Die anstehende Rentenreform ist ein wichtiger Unsicherheitsfaktor
Wie viel Geld braucht man für das Aussteigen mit 55? Die Antwort hängt nicht nur von Ihrer persönlichen Rechnung ab, sondern auch von politischen Entscheidungen. Das Rentenpaket 2025 hält das Rentenniveau bis 2031 gesetzlich bei 48 Prozent. Die Rentenkommission hat im Juni 2026 weitere Reformen empfohlen, darunter eine moderate Kopplung des Renteneintrittsalters an die Lebenserwartung, einen frühesten Renteneintritt für langjährig Versicherte erst ab 64 statt 63 und eine gesetzliche Kapitalrente.

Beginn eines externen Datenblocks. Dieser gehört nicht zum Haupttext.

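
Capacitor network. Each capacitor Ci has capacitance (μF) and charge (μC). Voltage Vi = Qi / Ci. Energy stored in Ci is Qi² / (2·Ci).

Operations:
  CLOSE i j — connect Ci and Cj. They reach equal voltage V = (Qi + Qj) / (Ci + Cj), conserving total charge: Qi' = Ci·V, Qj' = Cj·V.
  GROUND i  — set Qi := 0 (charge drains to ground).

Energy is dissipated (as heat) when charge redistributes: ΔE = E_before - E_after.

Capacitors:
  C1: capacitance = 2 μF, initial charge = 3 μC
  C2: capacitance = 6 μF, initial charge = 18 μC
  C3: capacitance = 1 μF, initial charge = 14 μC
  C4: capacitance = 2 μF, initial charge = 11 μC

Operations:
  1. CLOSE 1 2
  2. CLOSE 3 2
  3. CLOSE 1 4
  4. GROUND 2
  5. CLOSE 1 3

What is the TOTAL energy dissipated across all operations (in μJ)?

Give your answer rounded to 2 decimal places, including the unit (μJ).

Answer: 115.47 μJ

Derivation:
Initial: C1(2μF, Q=3μC, V=1.50V), C2(6μF, Q=18μC, V=3.00V), C3(1μF, Q=14μC, V=14.00V), C4(2μF, Q=11μC, V=5.50V)
Op 1: CLOSE 1-2: Q_total=21.00, C_total=8.00, V=2.62; Q1=5.25, Q2=15.75; dissipated=1.688
Op 2: CLOSE 3-2: Q_total=29.75, C_total=7.00, V=4.25; Q3=4.25, Q2=25.50; dissipated=55.453
Op 3: CLOSE 1-4: Q_total=16.25, C_total=4.00, V=4.06; Q1=8.12, Q4=8.12; dissipated=4.133
Op 4: GROUND 2: Q2=0; energy lost=54.188
Op 5: CLOSE 1-3: Q_total=12.38, C_total=3.00, V=4.12; Q1=8.25, Q3=4.12; dissipated=0.012
Total dissipated: 115.473 μJ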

Diese Vorschläge sind allerdings noch nicht automatisch geltendes Recht. Auch das Renteneintrittsalter kann sich bis zu Ihrem Ausstieg noch ändern.
Wer über viele Jahre plant, sollte daher nicht von dauerhaft unveränderten Regeln ausgehen. Aktualisieren Sie Ihre Zahlen regelmäßig, rechnen Sie nach und holen Sie sich bei Bedarf unabhängige Finanz- und Steuerberatung. Vielleicht zeigt die Kalkulation am Ende, dass ein kompletter Ausstieg noch zu teuer ist, ein beruflicher Neustart und ein höheres Nettogehalt aber schon heute neue Perspektiven eröffnen und das frühere Ende des Arbeitslebens einfacher machen.